İşaret levhalarının yardımı ile burada bulunan hayvanları görerek, bölüm girişlerindeki tanıtıcı levhaları okuyup bilgilenerek zevkli bir gezi yaptık. Tavus kuşları, cins cins tavuklar, at-eşek-deve-kuzu-lama-muhtelif cinsten keçi ve koyunlar buraya bir zenginlik sağlamıştı. Bu bölümdeki doğal doku ile uyumlu çeşmeler, muhtelif şelale ve suyolları alana ayrı bir görsel güzellik katıyordu.
Daha sonra doğal hayatın içinde tel örgülerle ayrılmış fakat hayvanların serbest yaşadığı bölgeyi gezmeye başladık. İnsanlara alıştıkları için tel örgülere kadar gelmiş olan geyikler, uzaktan gördüğümüz güzel yılkı atlar… Bütün bunlar ve doğal ortamda sağlanan yürüyüş parkurları bize mutlu bir gün geçirmemizi sağlamıştı.
Şehrimize bir marka değer katacak kadar önemli ve güzel olan bu yeri akıl eden ve hizmete girmesi yönünde gerekli iradeyi koyan başta Büyükşehir Belediye Başkanımız İbrahim Karaosmanoğlu ve çalışma arkadaşlarını tebrik etmek, teşekkür etmek gerekir.
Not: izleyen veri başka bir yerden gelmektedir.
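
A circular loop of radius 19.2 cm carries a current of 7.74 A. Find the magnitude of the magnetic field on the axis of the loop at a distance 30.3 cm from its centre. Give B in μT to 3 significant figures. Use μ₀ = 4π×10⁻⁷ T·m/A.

On the axis of a circular loop, B = μ₀IR² / [2(R²+z²)^(3/2)].
R² + z² = (0.192)² + (0.303)² = 0.1287 m², and (R²+z²)^(3/2) = 4.62×10⁻² m³.
B = (4π×10⁻⁷ × 7.74 × 0.03686) / (2 × 4.62×10⁻²) = 3.88×10⁻⁶ T.

B ≈ 3.88 μT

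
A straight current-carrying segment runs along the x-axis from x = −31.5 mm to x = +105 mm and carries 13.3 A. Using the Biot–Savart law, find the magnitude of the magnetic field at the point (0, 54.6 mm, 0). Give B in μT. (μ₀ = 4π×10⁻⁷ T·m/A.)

For a finite straight segment, B = (μ₀I/4πd)(sinθ₁ + sinθ₂), where θ₁, θ₂ are the angles from the perpendicular to each end.
The perpendicular distance is d = 0.0546 m; the end-offsets along the wire are a = 0.0315 m and b = 0.105 m.
sinθ₁ = 0.0315/√(0.0315²+0.0546²) = 0.4997; sinθ₂ = 0.105/√(0.105²+0.0546²) = 0.8872.
B = (4π×10⁻⁷ × 13.3) / (4π × 0.0546) × (0.4997 + 0.8872) = 3.38×10⁻⁵ T.

B ≈ 33.8 μT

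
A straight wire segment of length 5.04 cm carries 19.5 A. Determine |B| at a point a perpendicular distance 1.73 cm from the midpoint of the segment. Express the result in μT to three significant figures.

For a finite straight segment, B = (μ₀I/4πd)(sinθ₁ + sinθ₂), where θ₁, θ₂ are the angles from the perpendicular to each end.
The perpendicular from the point meets the wire at its midpoint, so each end is L/2 = 0.0252 m away along the wire.
sinθ₁ = 0.0252/√(0.0252²+0.0173²) = 0.8244; sinθ₂ = 0.0252/√(0.0252²+0.0173²) = 0.8244.
B = (4π×10⁻⁷ × 19.5) / (4π × 0.0173) × (0.8244 + 0.8244) = 1.86×10⁻⁴ T.

B ≈ 186 μT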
Ülkemizin sayılı bir parkı olmaya aday KOCAELİ TABİAT PARKI’mız ve UZUNTARLA HAYVANAT BAHÇE’mizi konusuna ve adresine uygun adlandırmalar varken yer ve mana bakımından uyduruk Ormanya kelimesinin ise buraya hiç de yakışmadığı kanaatimi paylaşmak isterim.
Önümüzdeki yerel seçimlerde hizmete talip olanların, şehrimizi bu ve bunun gibi hizmetleri daha da ileriye taşıyacak bilgi, birikim ve bakış açısına sahip olmaları dilek ve temennisi ile.